76AM51|第76回 診療放射線技師国家試験 過去問
基礎医学大要消化器、腹壁、腹膜腹壁・腹膜の構造と機能
後腹膜臓器はどれか。
解答・解説を見る
正解: 5
正答
5
この問題のポイント
この問題では、腹部臓器のうち 後腹膜臓器を選びます。
選択肢の中で後腹膜臓器に該当するのは 下行結腸です。
後腹膜臓器は、腹膜腔の後方に位置し、前面だけが腹膜に覆われるような臓器です。
解説
腹部臓器は、腹膜との関係により大きく分けられます。
腹腔内臓器は、腹膜に比較的広く覆われ、腸間膜などによって可動性を持つ臓器です。
一方、後腹膜臓器は、腹膜の後ろ側に位置し、可動性が比較的少ない臓器です。
代表的な後腹膜臓器には、次のものがあります。
- 腎臓
- 副腎
- 尿管
- 膵臓の大部分
- 十二指腸の大部分
- 上行結腸
- 下行結腸
- 腹部大動脈
- 下大静脈
胃、空腸、回腸、S 状結腸は、いずれも腹膜に覆われ、腸間膜を持つ腹腔内臓器として扱います。
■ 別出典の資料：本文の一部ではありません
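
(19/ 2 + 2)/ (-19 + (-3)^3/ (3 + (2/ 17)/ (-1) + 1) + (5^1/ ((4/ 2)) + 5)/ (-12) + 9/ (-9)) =-1012/ 2427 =-0.42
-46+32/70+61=541/35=15.46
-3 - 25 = -28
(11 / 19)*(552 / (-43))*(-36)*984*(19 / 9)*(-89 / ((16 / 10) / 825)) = -1096758036000 / 43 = -25506000837.21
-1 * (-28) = 28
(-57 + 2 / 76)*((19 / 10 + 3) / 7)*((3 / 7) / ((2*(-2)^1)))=1299 / 304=4.27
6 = 6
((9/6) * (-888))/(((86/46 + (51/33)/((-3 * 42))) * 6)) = -119.53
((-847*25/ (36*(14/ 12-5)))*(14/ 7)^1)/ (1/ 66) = 465850/ 23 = 20254.35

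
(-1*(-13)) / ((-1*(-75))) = 13 / 75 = 0.17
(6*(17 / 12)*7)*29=3451 / 2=1725.50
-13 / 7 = -1.86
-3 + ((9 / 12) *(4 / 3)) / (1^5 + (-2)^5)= -94 / 31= -3.03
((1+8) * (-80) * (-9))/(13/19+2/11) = 1354320/181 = 7482.43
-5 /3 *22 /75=-22 /45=-0.49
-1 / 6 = -0.17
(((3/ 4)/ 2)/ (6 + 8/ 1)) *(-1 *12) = -9/ 28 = -0.32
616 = 616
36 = 36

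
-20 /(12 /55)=-275 /3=-91.67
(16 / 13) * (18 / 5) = 288 / 65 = 4.43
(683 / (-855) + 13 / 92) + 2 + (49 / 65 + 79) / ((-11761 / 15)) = 785369873 / 632977020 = 1.24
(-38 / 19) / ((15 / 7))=-0.93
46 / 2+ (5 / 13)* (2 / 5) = 301 / 13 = 23.15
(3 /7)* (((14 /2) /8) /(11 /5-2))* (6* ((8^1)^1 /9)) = 10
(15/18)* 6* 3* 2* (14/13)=420/13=32.31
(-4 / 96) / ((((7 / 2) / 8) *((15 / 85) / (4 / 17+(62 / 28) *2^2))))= -2164 / 441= -4.91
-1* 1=-1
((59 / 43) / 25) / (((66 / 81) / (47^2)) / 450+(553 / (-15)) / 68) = -0.10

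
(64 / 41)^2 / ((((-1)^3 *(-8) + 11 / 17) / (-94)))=-6545408 / 247107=-26.49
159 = 159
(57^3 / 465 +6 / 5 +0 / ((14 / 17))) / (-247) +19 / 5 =83566 / 38285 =2.18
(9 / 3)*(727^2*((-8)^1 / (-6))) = 2114116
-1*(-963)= 963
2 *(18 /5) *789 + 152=29164 /5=5832.80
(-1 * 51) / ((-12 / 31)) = 527 / 4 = 131.75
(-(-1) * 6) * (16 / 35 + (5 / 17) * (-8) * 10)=-82368 / 595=-138.43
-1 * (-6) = 6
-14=-14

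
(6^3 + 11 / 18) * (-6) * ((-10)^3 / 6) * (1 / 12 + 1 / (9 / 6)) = 487375 / 3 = 162458.33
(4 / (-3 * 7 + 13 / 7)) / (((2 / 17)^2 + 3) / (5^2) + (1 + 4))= -0.04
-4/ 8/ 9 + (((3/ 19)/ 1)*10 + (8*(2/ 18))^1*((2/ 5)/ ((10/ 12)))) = 16673/ 8550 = 1.95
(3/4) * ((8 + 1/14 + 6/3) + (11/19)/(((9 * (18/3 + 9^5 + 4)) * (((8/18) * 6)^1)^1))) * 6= 45.32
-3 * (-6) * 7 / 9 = 14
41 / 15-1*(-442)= 6671 / 15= 444.73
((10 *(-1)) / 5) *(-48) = 96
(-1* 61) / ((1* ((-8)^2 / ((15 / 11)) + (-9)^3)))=915 / 10231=0.09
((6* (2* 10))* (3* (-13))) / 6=-780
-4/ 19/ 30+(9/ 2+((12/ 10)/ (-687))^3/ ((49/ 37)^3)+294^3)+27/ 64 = 16371995062622150625288523/ 644257569368616000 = 25412188.91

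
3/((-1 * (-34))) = 3/34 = 0.09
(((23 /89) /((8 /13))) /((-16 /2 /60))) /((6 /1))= -1495 /2848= -0.52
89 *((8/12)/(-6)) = -89/9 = -9.89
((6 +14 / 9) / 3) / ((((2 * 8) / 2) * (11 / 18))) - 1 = -16 / 33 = -0.48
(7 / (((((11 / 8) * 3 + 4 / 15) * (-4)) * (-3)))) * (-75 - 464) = -37730 / 527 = -71.59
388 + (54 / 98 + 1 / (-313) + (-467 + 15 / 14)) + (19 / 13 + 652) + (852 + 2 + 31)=582623499 / 398762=1461.08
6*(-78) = -468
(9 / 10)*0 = 0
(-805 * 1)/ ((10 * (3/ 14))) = -1127/ 3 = -375.67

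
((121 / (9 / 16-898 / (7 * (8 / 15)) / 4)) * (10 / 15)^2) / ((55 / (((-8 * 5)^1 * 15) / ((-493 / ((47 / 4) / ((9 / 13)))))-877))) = 390092164 / 27753435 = 14.06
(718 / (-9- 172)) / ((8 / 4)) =-359 / 181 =-1.98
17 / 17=1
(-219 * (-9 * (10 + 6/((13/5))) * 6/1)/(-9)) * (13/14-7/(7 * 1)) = 105120/91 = 1155.16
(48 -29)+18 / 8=85 / 4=21.25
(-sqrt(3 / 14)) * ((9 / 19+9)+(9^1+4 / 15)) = -763 * sqrt(42) / 570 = -8.68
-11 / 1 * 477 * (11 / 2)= -57717 / 2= -28858.50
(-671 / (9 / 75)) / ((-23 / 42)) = 234850 / 23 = 10210.87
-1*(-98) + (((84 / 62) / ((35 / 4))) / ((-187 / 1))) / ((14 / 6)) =19883638 / 202895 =98.00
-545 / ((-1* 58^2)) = 545 / 3364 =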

下行結腸は、発生の過程で後腹壁に固定されるため、二次的後腹膜臓器として扱われます。
国家試験ではここを押さえる
上行結腸・下行結腸は後腹膜臓器です。
横行結腸・S 状結腸は腹腔内臓器として整理します。
選択肢の確認
1.誤り。
胃は腹膜に覆われる腹腔内臓器です。小網や大網と連続し、後腹膜臓器ではありません。
2.誤り。
回腸は小腸の一部で、腸間膜を持つ腹腔内臓器です。後腹膜臓器ではありません。
3.誤り。
空腸も小腸の一部で、腸間膜を持つ腹腔内臓器です。後腹膜臓器ではありません。
4.誤り。
S 状結腸は S 状結腸間膜を持ち、可動性のある腹腔内臓器です。後腹膜臓器ではありません。
5.正しい。
下行結腸は後腹壁に固定される二次的後腹膜臓器です。選択肢の中で後腹膜臓器に該当します。
覚えるポイント
- 後腹膜臓器は腹膜の後ろに位置し、可動性が少ない臓器です。
- 上行結腸・下行結腸は後腹膜臓器です。
- 横行結腸・S 状結腸は腸間膜を持つ腹腔内臓器です。
- 胃、空腸、回腸は腹腔内臓器です。
- 後腹膜臓器は CT や MRI の腹部解剖で頻出です。